The legal department at Sunnyvale-based NetApp Inc. has proven that a team need not be massive to find big success in achieving companywide compliance goals. The legal team, which has 38 lawyers worldwide, is responsible for training on and maintaining ethics and compliance standards for a company with 12,000 employees and revenue in 2016 of $5.546 billion.
For NetApp, a superlative compliance program starts with training that grabs employees’ attention and resonates.
“We don’t want people to think of compliance as being a mandatory check the box,” said Spencer Mazyck, senior manager and counsel, global integrity & compliance at NetApp. “We’re focused on making compliance fun and making the training smart and simple.”
This can involve a multimedia approach. This year, for instance, Mazyck composed a song with compliance messaging to the tune of Maroon 5’s hit song, “Moves Like Jagger.” He said he chose the song in part because it was well-known, not just in the U.S. but in other regions around the world where NetApp has many employees. NetApp’s in-house lawyers starred in the corresponding music video, which was shown at the company’s annual sales kick-off meeting.
Other recent training initiatives, according to Mazyck, have included several ethics and compliance training films (one on side agreements was styled as an old-fashioned black-and-white detective movie), a videotaped compliance-themed “Jeopardy!” competition starring NetApp GC Matthew Fawcett as Alex Trebeck and in-house lawyers as contestants, as well as a crossword puzzle challenge about NetApp’s gifts and entertainment policy.

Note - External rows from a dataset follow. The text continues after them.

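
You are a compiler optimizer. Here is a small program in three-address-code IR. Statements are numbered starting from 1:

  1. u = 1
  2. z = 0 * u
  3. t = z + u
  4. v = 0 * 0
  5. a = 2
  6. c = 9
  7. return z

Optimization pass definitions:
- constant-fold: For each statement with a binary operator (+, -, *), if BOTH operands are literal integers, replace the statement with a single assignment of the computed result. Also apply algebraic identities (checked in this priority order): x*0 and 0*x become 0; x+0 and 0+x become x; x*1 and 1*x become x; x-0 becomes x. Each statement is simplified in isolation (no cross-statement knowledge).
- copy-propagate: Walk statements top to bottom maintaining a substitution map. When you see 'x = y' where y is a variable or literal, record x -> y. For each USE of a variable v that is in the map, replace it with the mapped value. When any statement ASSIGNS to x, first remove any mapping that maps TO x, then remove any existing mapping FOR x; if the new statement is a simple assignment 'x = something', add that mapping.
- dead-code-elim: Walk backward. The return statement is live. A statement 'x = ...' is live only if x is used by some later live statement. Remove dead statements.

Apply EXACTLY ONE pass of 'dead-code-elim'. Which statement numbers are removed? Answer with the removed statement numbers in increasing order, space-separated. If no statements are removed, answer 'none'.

Backward liveness scan:
Stmt 1 'u = 1': KEEP (u is live); live-in = []
Stmt 2 'z = 0 * u': KEEP (z is live); live-in = ['u']
Stmt 3 't = z + u': DEAD (t not in live set ['z'])
Stmt 4 'v = 0 * 0': DEAD (v not in live set ['z'])
Stmt 5 'a = 2': DEAD (a not in live set ['z'])
Stmt 6 'c = 9': DEAD (c not in live set ['z'])
Stmt 7 'return z': KEEP (return); live-in = ['z']
Removed statement numbers: [3, 4, 5, 6]
Surviving IR:
  u = 1
  z = 0 * u
  return z

Answer: 3 4 5 6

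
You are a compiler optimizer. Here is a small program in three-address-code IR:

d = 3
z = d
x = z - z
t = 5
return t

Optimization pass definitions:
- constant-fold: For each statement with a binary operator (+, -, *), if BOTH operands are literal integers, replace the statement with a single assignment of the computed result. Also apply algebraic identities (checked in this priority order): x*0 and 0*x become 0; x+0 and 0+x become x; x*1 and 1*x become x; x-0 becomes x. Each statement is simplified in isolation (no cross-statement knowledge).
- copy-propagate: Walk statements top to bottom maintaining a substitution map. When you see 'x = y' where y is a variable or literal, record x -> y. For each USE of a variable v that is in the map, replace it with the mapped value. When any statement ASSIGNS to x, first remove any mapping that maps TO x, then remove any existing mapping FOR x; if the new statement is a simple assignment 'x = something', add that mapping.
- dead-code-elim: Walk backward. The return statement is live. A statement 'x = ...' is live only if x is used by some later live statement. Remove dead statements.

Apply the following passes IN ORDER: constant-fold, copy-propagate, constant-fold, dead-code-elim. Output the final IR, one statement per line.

Initial IR:
  d = 3
  z = d
  x = z - z
  t = 5
  return t
After constant-fold (5 stmts):
  d = 3
  z = d
  x = z - z
  t = 5
  return t
After copy-propagate (5 stmts):
  d = 3
  z = 3
  x = 3 - 3
  t = 5
  return 5
After constant-fold (5 stmts):
  d = 3
  z = 3
  x = 0
  t = 5
  return 5
After dead-code-elim (1 stmts):
  return 5

Answer: return 5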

Training aside, NetApp also has achieved a major overhaul of its partner risk assessment and due diligence process. “When it started it was a manual process, it was a resource-intensive process that took a lot of lawyers to who were involved with it pretty much full-time,” Mazcyk said.

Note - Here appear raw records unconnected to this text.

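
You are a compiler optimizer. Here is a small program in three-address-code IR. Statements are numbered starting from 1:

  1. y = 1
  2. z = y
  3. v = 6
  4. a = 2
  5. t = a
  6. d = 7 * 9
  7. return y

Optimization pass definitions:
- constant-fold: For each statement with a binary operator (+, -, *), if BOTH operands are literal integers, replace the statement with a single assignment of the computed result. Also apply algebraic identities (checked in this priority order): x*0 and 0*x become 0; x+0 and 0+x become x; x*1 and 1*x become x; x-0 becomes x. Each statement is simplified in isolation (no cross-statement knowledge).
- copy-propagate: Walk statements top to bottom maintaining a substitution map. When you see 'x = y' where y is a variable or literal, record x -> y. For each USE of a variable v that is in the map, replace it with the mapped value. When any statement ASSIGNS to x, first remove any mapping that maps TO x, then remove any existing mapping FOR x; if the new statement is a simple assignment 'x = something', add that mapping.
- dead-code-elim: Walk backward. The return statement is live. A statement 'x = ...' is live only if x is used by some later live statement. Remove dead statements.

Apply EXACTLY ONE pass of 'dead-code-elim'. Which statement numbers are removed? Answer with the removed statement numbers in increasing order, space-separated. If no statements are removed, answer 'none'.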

NetApp right-sourced these processes by developing a new digital workflow in which the company’s potential partners fill out an electronic questionnaire that puts them into a risk category. They are then routed to the corresponding offshore team that can provide the appropriate level of due diligence. A third-party legal services provider helps with much of the more routine due diligence work, but requests are escalated to in-house lawyers if necessary. A similar process has been applied for gifts and entertainment and conflict of interest issues at NetApp, getting the company away from spreadsheets and making work more efficient.
The company, Mazcyk added, has also developed a real-time dashboard to monitor metrics around training, due diligence and other compliance issues.